I flinched. Price’s fingers tightened on mine. I held on to his hard strength. He had my back. He always had my back.
“Where did you go?”
Taylor. Her voice came out in a rasp.
She stared at Dad like somehow she could cut him open and see what he was really thinking. The wounded look had faded and been replaced with animal fury. There was a wild edge to her that hadn’t been there a week or so ago. She’d seen her hangar invaded and then her friends and employees gunned down. A family in her waiting room had been slaughtered. Then she’d been exposed to Sparkle Dust. Cass—the same dreamer who’d mended my brain after Dad’s bomb went off—had fixed Taylor as much as she could be fixed, but the drug had changed her. I wasn’t sure what those changes were, but she didn’t usually lose her cool. Right now, it was probably good she didn’t make a habit of carrying weapons.
Dad’s face softened. I caught myself. Did I still call him that? It didn’t feel right. Calling him Dad implied love. Whatever I felt for him, love wasn’t it. His old name had been Samuel Hollis, but I doubted he went by that anymore. Not that he went by Dad anymore either. He’d quit that a decade ago.
He faced Taylor. “I’ve mostly been out of the country and traveling.”
“Why? Why did you leave?” Taylor swigged down the rest of her drink and set it down before standing up. She held herself still, her arms wrapped around her stomach, her gaze unblinking. “Why did you disappear and never call?”
Dad—Sam?—blew out a soft breath. “It was too dangerous to stay. For you. For all of you.” His glance gathered all of us in. “I had—I have—enemies who wouldn’t hesitate to hurt you to get to me.” He looked at me. “One of them murdered your mother.”
Sometimes my mouth gets going before I have a chance to really think. “So Mom gets murdered. Your reaction to your bloodthirsty enemies is to get remarried, have another kid, play house for years, and then out of the blue, you vanish off the face of the earth, but not before taking the time to set bombs in my head. It’s like a Christmas movie. You’re amazing. I mean, if it had been me, I probably would have just take
n my daughter and—I don’t know—gone into hiding with her instead of playing Brady Bunch for a decade. But clearly I don’t have the vision you do.”
“There are things you don’t know.”
“Yeah. There are. Things that some asshole scrubbed out of my head. Memories someone stole from me. The one thing I do know beyond a shadow of a doubt is that my dad raped my brain and then set booby traps to kill me if I broke through his walls. Thanks for that, by the way.
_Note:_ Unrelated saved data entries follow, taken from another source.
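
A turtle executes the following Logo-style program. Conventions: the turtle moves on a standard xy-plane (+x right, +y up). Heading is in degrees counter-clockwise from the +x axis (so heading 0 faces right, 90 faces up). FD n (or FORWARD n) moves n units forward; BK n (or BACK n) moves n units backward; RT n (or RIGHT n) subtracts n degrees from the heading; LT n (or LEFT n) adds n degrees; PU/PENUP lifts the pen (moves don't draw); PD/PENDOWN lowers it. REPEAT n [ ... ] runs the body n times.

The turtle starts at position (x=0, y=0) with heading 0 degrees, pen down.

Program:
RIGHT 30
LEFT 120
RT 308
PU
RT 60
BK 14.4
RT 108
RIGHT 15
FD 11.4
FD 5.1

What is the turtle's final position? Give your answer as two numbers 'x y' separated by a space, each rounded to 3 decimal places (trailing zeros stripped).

Executing turtle program step by step:
Start: pos=(0,0), heading=0, pen down
RT 30: heading 0 -> 330
LT 120: heading 330 -> 90
RT 308: heading 90 -> 142
PU: pen up
RT 60: heading 142 -> 82
BK 14.4: (0,0) -> (-2.004,-14.26) [heading=82, move]
RT 108: heading 82 -> 334
RT 15: heading 334 -> 319
FD 11.4: (-2.004,-14.26) -> (6.6,-21.739) [heading=319, move]
FD 5.1: (6.6,-21.739) -> (10.449,-25.085) [heading=319, move]
Final: pos=(10.449,-25.085), heading=319, 0 segment(s) drawn

Answer: 10.449 -25.085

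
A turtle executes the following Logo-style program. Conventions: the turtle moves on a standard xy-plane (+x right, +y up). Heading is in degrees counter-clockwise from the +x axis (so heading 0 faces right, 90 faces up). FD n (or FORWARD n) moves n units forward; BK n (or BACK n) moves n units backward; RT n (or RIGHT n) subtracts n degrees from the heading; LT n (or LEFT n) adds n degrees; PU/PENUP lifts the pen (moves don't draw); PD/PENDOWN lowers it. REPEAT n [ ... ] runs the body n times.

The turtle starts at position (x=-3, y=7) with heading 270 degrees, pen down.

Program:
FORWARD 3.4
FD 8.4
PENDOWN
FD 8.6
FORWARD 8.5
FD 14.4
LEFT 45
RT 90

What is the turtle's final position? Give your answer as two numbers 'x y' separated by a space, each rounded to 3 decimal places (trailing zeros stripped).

Executing turtle program step by step:
Start: pos=(-3,7), heading=270, pen down
FD 3.4: (-3,7) -> (-3,3.6) [heading=270, draw]
FD 8.4: (-3,3.6) -> (-3,-4.8) [heading=270, draw]
PD: pen down
FD 8.6: (-3,-4.8) -> (-3,-13.4) [heading=270, draw]
FD 8.5: (-3,-13.4) -> (-3,-21.9) [heading=270, draw]
FD 14.4: (-3,-21.9) -> (-3,-36.3) [heading=270, draw]
LT 45: heading 270 -> 315
RT 90: heading 315 -> 225
Final: pos=(-3,-36.3), heading=225, 5 segment(s) drawn

Answer: -3 -36.3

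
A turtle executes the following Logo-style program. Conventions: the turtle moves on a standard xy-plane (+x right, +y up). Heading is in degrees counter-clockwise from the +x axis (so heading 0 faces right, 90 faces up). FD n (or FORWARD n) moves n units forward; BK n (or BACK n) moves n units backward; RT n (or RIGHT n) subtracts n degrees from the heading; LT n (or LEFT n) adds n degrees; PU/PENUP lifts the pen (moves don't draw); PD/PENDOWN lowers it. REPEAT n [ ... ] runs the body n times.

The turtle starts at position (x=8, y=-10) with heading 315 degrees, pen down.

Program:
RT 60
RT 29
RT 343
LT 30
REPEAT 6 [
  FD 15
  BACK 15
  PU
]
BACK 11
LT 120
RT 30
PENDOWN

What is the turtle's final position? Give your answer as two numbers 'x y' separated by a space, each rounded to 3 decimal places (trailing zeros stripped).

Answer: 7.424 0.985

Derivation:
Executing turtle program step by step:
Start: pos=(8,-10), heading=315, pen down
RT 60: heading 315 -> 255
RT 29: heading 255 -> 226
RT 343: heading 226 -> 243
LT 30: heading 243 -> 273
REPEAT 6 [
  -- iteration 1/6 --
  FD 15: (8,-10) -> (8.785,-24.979) [heading=273, draw]
  BK 15: (8.785,-24.979) -> (8,-10) [heading=273, draw]
  PU: pen up
  -- iteration 2/6 --
  FD 15: (8,-10) -> (8.785,-24.979) [heading=273, move]
  BK 15: (8.785,-24.979) -> (8,-10) [heading=273, move]
  PU: pen up
  -- iteration 3/6 --
  FD 15: (8,-10) -> (8.785,-24.979) [heading=273, move]
  BK 15: (8.785,-24.979) -> (8,-10) [heading=273, move]
  PU: pen up
  -- iteration 4/6 --
  FD 15: (8,-10) -> (8.785,-24.979) [heading=273, move]
  BK 15: (8.785,-24.979) -> (8,-10) [heading=273, move]
  PU: pen up
  -- iteration 5/6 --
  FD 15: (8,-10) -> (8.785,-24.979) [heading=273, move]
  BK 15: (8.785,-24.979) -> (8,-10) [heading=273, move]
  PU: pen up
  -- iteration 6/6 --
  FD 15: (8,-10) -> (8.785,-24.979) [heading=273, move]
  BK 15: (8.785,-24.979) -> (8,-10) [heading=273, move]
  PU: pen up
]
BK 11: (8,-10) -> (7.424,0.985) [heading=273, move]
LT 120: heading 273 -> 33
RT 30: heading 33 -> 3
PD: pen down
Final: pos=(7.424,0.985), heading=3, 2 segment(s) drawn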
Do you have any idea what it’s like to watch yourself go insane, to have your brain so terrified that it tells your body to quit breathing? Worse, you made it Price’s fault. You made the man who loves me so much he’d cut his heart out of his chest for me feel like I’d picked suicide over trusting him.”
Price’s hand clenched on mine so hard it hurt. Neither one of us were going to forgive my dad for putting us through that anytime soon. I tightened my grip reassuringly, never looking away from my dad.
“If it wasn’t enough that half the world was out to kill me, I got to have you doing it, too. So back to the question. Why are you here? Oh! Maybe you want to explain to your wife why you abandoned her? Did you at least bring flowers? Fancy chocolates? Expensive jewelry? What do you get your wife when you disappear? Copper? Wood? Plastic? Is there an abandonment anniversary gift chart?”
I was shaking. I don’t know if I was more mad or more in danger of falling to pieces. Price let go of my hand and put his arm around me. I leaned into him, grateful for his solid strength.
Mel, Jaime, and Leo still hadn’t said anything. I wondered what they were thinking. Mel had loved my dad. My memories said they’d been gloriously happy. But my memories could be lies. So could hers. All the same, this was her husband. A man who’d abandoned her and left her to raise four children alone. A man who’d made her promises and then tossed her aside like used toilet paper.
“Perhaps we should hear Sam’s explanation.”